- Born: September 11, 1953 (age 72) The Bronx, New York, U.S.
- Occupations: Radio host, boxing analyst
- Website: WFAN profile

= Tony Paige (boxing) =

Anthony C. Paige (born September 11, 1953) is an American radio talk show host and boxing commentator. Based in New York, Paige was an overnight host for WFAN. Save for a three-year stint where he was not working for the station, Paige had hosted programming on WFAN since 1995 until his retirement on September 14, 2019.

== Biography ==

=== Early years ===
Tony Paige was born in the South Bronx and lived in the Forest Projects. Paige went to Taft High School, and then attended City College of New York and Florida A&M University.

=== Professional career ===
From January 1993 to December 1996, Paige served as president of the Boxing Writers Association of America. He was the first black man to hold that position in the 54-year history of the organization.

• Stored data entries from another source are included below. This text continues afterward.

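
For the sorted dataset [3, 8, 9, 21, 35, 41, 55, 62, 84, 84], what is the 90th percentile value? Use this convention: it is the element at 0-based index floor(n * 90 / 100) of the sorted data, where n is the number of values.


The dataset has n = 10 elements.
Index = floor(10 * 90 / 100) = floor(900 / 100) = floor(9) = 9
Counting from index 0 in the sorted data, the element at index 9 is 84.
Final answer: 84


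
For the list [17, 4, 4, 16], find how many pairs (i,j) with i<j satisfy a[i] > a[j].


For each element, count the later elements that are smaller than it:
  17 (index 0): smaller elements after it = [4, 4, 16] -> 3
  4 (index 1): smaller elements after it = [] -> 0
  4 (index 2): smaller elements after it = [] -> 0
Total inversions = 3 + 0 + 0 = 3
Final answer: 3


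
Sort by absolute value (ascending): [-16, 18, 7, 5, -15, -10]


Compute absolute values:
  |-16| = 16
  |18| = 18
  |7| = 7
  |5| = 5
  |-15| = 15
  |-10| = 10
Absolute values in increasing order: 5 < 7 < 10 < 15 < 16 < 18
Listing the original numbers in that order gives the answer.
Final answer: [5, 7, -10, -15, -16, 18]


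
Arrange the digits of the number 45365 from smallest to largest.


The number 45365 has digits: 4, 5, 3, 6, 5
Sorted: 3, 4, 5, 5, 6
Joining the sorted digits gives the result.
Final answer: 34556


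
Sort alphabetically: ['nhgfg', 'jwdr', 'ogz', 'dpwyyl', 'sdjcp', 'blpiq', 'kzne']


Compare strings character by character (the first differing letter decides):
  'blpiq' < 'dpwyyl' since 'b' < 'd' at position 1
  'dpwyyl' < 'jwdr' since 'd' < 'j' at position 1
  'jwdr' < 'kzne' since 'j' < 'k' at position 1
  'kzne' < 'nhgfg' since 'k' < 'n' at position 1
  'nhgfg' < 'ogz' since 'n' < 'o' at position 1
  'ogz' < 'sdjcp' since 'o' < 's' at position 1
Chaining these comparisons gives the alphabetical order.
Final answer: ['blpiq', 'dpwyyl', 'jwdr', 'kzne', 'nhgfg', 'ogz', 'sdjcp']


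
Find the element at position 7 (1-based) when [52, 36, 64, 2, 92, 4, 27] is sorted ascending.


Sort ascending: [2, 4, 27, 36, 52, 64, 92]
The 7th element (1-indexed) is at index 6.
Value = 92
Final answer: 92


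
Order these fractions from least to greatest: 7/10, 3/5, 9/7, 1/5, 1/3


Convert to decimal for comparison:
  7/10 = 0.7
  3/5 = 0.6
  9/7 = 1.2857
  1/5 = 0.2
  1/3 = 0.3333
Decimals in increasing order: 0.2 < 0.3333 < 0.6 < 0.7 < 1.2857
Writing each back as its fraction gives the sorted order.
Final answer: 1/5, 1/3, 3/5, 7/10, 9/7


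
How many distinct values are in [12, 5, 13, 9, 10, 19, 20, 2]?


List all unique values:
Distinct values: [2, 5, 9, 10, 12, 13, 19, 20]
Count = 8
Final answer: 8


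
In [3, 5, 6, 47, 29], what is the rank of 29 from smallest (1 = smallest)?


Sort ascending: [3, 5, 6, 29, 47]
Find 29 in the sorted list.
29 is at position 4 (1-indexed).
Final answer: 4


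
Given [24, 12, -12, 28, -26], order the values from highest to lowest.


Original list: [24, 12, -12, 28, -26]
Repeatedly take the largest remaining element:
  Remaining [24, 12, -12, 28, -26] -> largest is 28
  Remaining [24, 12, -12, -26] -> largest is 24
  Remaining [12, -12, -26] -> largest is 12
  Remaining [-12, -26] -> largest is -12
  Remaining [-26] -> largest is -26
Collecting the picks in order gives the descending list.
Final answer: [28, 24, 12, -12, -26]


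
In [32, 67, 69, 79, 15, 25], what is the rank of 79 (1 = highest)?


Sort descending: [79, 69, 67, 32, 25, 15]
Find 79 in the sorted list.
79 is at position 1.
Final answer: 1


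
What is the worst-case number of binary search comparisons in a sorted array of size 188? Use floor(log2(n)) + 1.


Binary search halves the search space each step.
Maximum comparisons = floor(log2(188)) + 1
log2(188) = 7.5546
floor(log2(188)) = 7, so 7 + 1 = 8
Final answer: 8


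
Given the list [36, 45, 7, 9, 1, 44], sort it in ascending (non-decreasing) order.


Original list: [36, 45, 7, 9, 1, 44]
Repeatedly take the smallest remaining element:
  Remaining [36, 45, 7, 9, 1, 44] -> smallest is 1
  Remaining [36, 45, 7, 9, 44] -> smallest is 7
  Remaining [36, 45, 9, 44] -> smallest is 9
  Remaining [36, 45, 44] -> smallest is 36
  Remaining [45, 44] -> smallest is 44
  Remaining [45] -> smallest is 45
Collecting the picks in order gives the sorted list.
Final answer: [1, 7, 9, 36, 44, 45]


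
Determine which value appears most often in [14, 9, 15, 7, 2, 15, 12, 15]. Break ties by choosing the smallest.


Count the frequency of each value:
  2 appears 1 time(s)
  7 appears 1 time(s)
  9 appears 1 time(s)
  12 appears 1 time(s)
  14 appears 1 time(s)
  15 appears 3 time(s)
Maximum frequency is 3.
Only 15 reaches that frequency, so it is the mode.
Final answer: 15


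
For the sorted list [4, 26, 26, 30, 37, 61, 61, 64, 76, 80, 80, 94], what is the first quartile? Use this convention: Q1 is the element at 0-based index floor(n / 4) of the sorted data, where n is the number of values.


The list has n = 12 elements.
Q1 index = floor(12 / 4) = floor(3) = 3
Counting from index 0 in the sorted data, the element at index 3 is 30.
Final answer: 30


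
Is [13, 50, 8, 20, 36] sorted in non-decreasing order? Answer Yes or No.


Check consecutive pairs:
  13 <= 50? True
  50 <= 8? False
  8 <= 20? True
  20 <= 36? True
1 consecutive pair(s) are out of order, so the list is not sorted.
Final answer: No


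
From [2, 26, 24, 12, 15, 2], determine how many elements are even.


Check each element:
  2 is even
  26 is even
  24 is even
  12 is even
  15 is odd
  2 is even
Evens: [2, 26, 24, 12, 2]
Count of evens = 5
Final answer: 5


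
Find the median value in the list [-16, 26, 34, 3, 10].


First, sort the list: [-16, 3, 10, 26, 34]
The list has 5 elements (odd count).
The middle index is 2 (0-based), and the element there is 10.
Final answer: 10


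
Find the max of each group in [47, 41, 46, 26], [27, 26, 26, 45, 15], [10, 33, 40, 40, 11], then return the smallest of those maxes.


Find max of each group:
  Group 1: [47, 41, 46, 26] -> max = 47
  Group 2: [27, 26, 26, 45, 15] -> max = 45
  Group 3: [10, 33, 40, 40, 11] -> max = 40
Maxes: [47, 45, 40]
Minimum of maxes = 40
Final answer: 40


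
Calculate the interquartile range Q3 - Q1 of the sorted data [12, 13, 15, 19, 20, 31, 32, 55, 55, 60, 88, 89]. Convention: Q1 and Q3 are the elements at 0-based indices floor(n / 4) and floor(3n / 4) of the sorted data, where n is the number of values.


The data has n = 12 elements.
Q1 index = floor(12 / 4) = floor(3) = 3; Q3 index = floor(3 * 12 / 4) = floor(9) = 9
Q1 = element at index 3 = 19
Q3 = element at index 9 = 60
IQR = 60 - 19 = 41
Final answer: 41


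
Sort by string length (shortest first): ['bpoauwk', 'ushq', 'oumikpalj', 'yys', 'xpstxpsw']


Compute lengths:
  'bpoauwk' has length 7
  'ushq' has length 4
  'oumikpalj' has length 9
  'yys' has length 3
  'xpstxpsw' has length 8
Lengths in increasing order: 3 < 4 < 7 < 8 < 9
Listing the words in that order gives the answer.
Final answer: ['yys', 'ushq', 'bpoauwk', 'xpstxpsw', 'oumikpalj']


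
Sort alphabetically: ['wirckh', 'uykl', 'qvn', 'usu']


Compare strings character by character (the first differing letter decides):
  'qvn' < 'usu' since 'q' < 'u' at position 1
  'usu' < 'uykl' since 's' < 'y' at position 2
  'uykl' < 'wirckh' since 'u' < 'w' at position 1
Chaining these comparisons gives the alphabetical order.
Final answer: ['qvn', 'usu', 'uykl', 'wirckh']


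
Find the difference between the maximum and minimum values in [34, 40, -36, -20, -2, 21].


Maximum value: 40
Minimum value: -36
Range = 40 - (-36) = 76
Final answer: 76


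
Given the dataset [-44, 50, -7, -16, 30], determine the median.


First, sort the list: [-44, -16, -7, 30, 50]
The list has 5 elements (odd count).
The middle index is 2 (0-based), and the element there is -7.
Final answer: -7


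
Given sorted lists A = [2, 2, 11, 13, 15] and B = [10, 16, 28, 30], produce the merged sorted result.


List A: [2, 2, 11, 13, 15]
List B: [10, 16, 28, 30]
Repeatedly compare the front elements and take the smaller:
  2 vs 10 -> take 2
  2 vs 10 -> take 2
  11 vs 10 -> take 10
  11 vs 16 -> take 11
  13 vs 16 -> take 13
  15 vs 16 -> take 15
  A is exhausted; append the rest of B: [16, 28, 30]
Final answer: [2, 2, 10, 11, 13, 15, 16, 28, 30]


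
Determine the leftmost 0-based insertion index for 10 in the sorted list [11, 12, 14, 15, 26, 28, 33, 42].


List is sorted: [11, 12, 14, 15, 26, 28, 33, 42]
We need the leftmost position where 10 can be inserted, i.e. the first index whose element is >= 10 (or the end of the list if none is).
Binary search with low=0, high=8 (0-based indices):
  low=0, high=8, mid=4: a[4]=26 >= 10, so high = 4
  low=0, high=4, mid=2: a[2]=14 >= 10, so high = 2
  low=0, high=2, mid=1: a[1]=12 >= 10, so high = 1
  low=0, high=1, mid=0: a[0]=11 >= 10, so high = 0
Now low = high = 0, so the insertion index is 0.
Final answer: 0


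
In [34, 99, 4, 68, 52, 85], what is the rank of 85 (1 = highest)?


Sort descending: [99, 85, 68, 52, 34, 4]
Find 85 in the sorted list.
85 is at position 2.
Final answer: 2


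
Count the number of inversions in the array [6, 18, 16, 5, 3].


For each element, count the later elements that are smaller than it:
  6 (index 0): smaller elements after it = [5, 3] -> 2
  18 (index 1): smaller elements after it = [16, 5, 3] -> 3
  16 (index 2): smaller elements after it = [5, 3] -> 2
  5 (index 3): smaller elements after it = [3] -> 1
Total inversions = 2 + 3 + 2 + 1 = 8
Final answer: 8


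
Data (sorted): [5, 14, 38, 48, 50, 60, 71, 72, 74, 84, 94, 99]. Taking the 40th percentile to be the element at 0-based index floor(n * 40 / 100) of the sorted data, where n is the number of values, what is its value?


The dataset has n = 12 elements.
Index = floor(12 * 40 / 100) = floor(480 / 100) = floor(4.8) = 4
Counting from index 0 in the sorted data, the element at index 4 is 50.
Final answer: 50


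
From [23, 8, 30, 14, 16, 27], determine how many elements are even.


Check each element:
  23 is odd
  8 is even
  30 is even
  14 is even
  16 is even
  27 is odd
Evens: [8, 30, 14, 16]
Count of evens = 4
Final answer: 4


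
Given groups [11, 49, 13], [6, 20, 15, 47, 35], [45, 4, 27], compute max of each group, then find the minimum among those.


Find max of each group:
  Group 1: [11, 49, 13] -> max = 49
  Group 2: [6, 20, 15, 47, 35] -> max = 47
  Group 3: [45, 4, 27] -> max = 45
Maxes: [49, 47, 45]
Minimum of maxes = 45
Final answer: 45


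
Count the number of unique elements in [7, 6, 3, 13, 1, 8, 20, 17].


List all unique values:
Distinct values: [1, 3, 6, 7, 8, 13, 17, 20]
Count = 8
Final answer: 8


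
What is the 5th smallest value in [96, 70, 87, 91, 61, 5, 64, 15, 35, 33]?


Sort ascending: [5, 15, 33, 35, 61, 64, 70, 87, 91, 96]
The 5th element (1-indexed) is at index 4.
Value = 61
Final answer: 61


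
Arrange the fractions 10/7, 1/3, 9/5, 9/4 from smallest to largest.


Convert to decimal for comparison:
  10/7 = 1.4286
  1/3 = 0.3333
  9/5 = 1.8
  9/4 = 2.25
Decimals in increasing order: 0.3333 < 1.4286 < 1.8 < 2.25
Writing each back as its fraction gives the sorted order.
Final answer: 1/3, 10/7, 9/5, 9/4


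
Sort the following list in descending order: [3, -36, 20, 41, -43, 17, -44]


Original list: [3, -36, 20, 41, -43, 17, -44]
Repeatedly take the largest remaining element:
  Remaining [3, -36, 20, 41, -43, 17, -44] -> largest is 41
  Remaining [3, -36, 20, -43, 17, -44] -> largest is 20
  Remaining [3, -36, -43, 17, -44] -> largest is 17
  Remaining [3, -36, -43, -44] -> largest is 3
  Remaining [-36, -43, -44] -> largest is -36
  Remaining [-43, -44] -> largest is -43
  Remaining [-44] -> largest is -44
Collecting the picks in order gives the descending list.
Final answer: [41, 20, 17, 3, -36, -43, -44]


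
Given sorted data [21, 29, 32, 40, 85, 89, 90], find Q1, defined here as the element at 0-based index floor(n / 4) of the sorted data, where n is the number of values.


The list has n = 7 elements.
Q1 index = floor(7 / 4) = floor(1.75) = 1
Counting from index 0 in the sorted data, the element at index 1 is 29.
Final answer: 29


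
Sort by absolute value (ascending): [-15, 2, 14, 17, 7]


Compute absolute values:
  |-15| = 15
  |2| = 2
  |14| = 14
  |17| = 17
  |7| = 7
Absolute values in increasing order: 2 < 7 < 14 < 15 < 17
Listing the original numbers in that order gives the answer.
Final answer: [2, 7, 14, -15, 17]


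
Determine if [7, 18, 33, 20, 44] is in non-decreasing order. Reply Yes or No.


Check consecutive pairs:
  7 <= 18? True
  18 <= 33? True
  33 <= 20? False
  20 <= 44? True
1 consecutive pair(s) are out of order, so the list is not sorted.
Final answer: No


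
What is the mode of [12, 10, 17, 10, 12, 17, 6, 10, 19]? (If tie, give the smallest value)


Count the frequency of each value:
  6 appears 1 time(s)
  10 appears 3 time(s)
  12 appears 2 time(s)
  17 appears 2 time(s)
  19 appears 1 time(s)
Maximum frequency is 3.
Only 10 reaches that frequency, so it is the mode.
Final answer: 10


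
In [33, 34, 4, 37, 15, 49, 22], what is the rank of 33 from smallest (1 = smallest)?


Sort ascending: [4, 15, 22, 33, 34, 37, 49]
Find 33 in the sorted list.
33 is at position 4 (1-indexed).
Final answer: 4


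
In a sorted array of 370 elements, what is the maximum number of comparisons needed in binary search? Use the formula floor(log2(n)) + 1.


Binary search halves the search space each step.
Maximum comparisons = floor(log2(370)) + 1
log2(370) = 8.5314
floor(log2(370)) = 8, so 8 + 1 = 9
Final answer: 9


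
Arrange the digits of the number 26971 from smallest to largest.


The number 26971 has digits: 2, 6, 9, 7, 1
Sorted: 1, 2, 6, 7, 9
Joining the sorted digits gives the result.
Final answer: 12679


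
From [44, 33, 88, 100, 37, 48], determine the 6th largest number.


Sort descending: [100, 88, 48, 44, 37, 33]
The 6th element (1-indexed) is at index 5.
Value = 33
Final answer: 33


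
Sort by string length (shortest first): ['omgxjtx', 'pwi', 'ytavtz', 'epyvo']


Compute lengths:
  'omgxjtx' has length 7
  'pwi' has length 3
  'ytavtz' has length 6
  'epyvo' has length 5
Lengths in increasing order: 3 < 5 < 6 < 7
Listing the words in that order gives the answer.
Final answer: ['pwi', 'epyvo', 'ytavtz', 'omgxjtx']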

Paige started working at WFAN in 1995, hosting one night a week, then picking up extra shifts when he could. Then he left in 2000 to work for ESPN Radio New York and Duva Boxing before returning to WFAN in 2003 and staying for the rest of his career. Paige primarily worked the overnight shift throughout his 16 year career at WFAN. He is the longest tenure for a overnight talker in station history. Paige announced his retirement from WFAN on June 4, 2019, with his last show on September 14. Paige ended his last broadcast by reminding people to never drink and drive, which was a common reminder he said during shows throughout his career.

He is also a United States field producer for KOTV, a weekly boxing program based in London, England, that airs in 70 countries worldwide.

He has worked as a boxing broadcast journalist for ESPN, ESPN2, Showtime, SHOBOX, Prime Network, MSG Network, and SportsNet New York among various others.

=== Personal life ===
Paige lives in East Windsor Township, New Jersey with his wife and youngest son, Jaylen. Paige is also brother to computer engineer Tim Paige. His oldest son Dante is a former Goldman Sachs employee.

Paige was diagnosed with cancer in 2018, which required kidney surgery. He had a quarter of his left kidney removed along with a three-centimeter cancerous tumor, which caused him to take a leave from WFAN for a short time. He has said that health played no role in his decision to retire a year later.

He is a Tampa Bay Buccaneers fan, a fact that many callers call attention to on his show.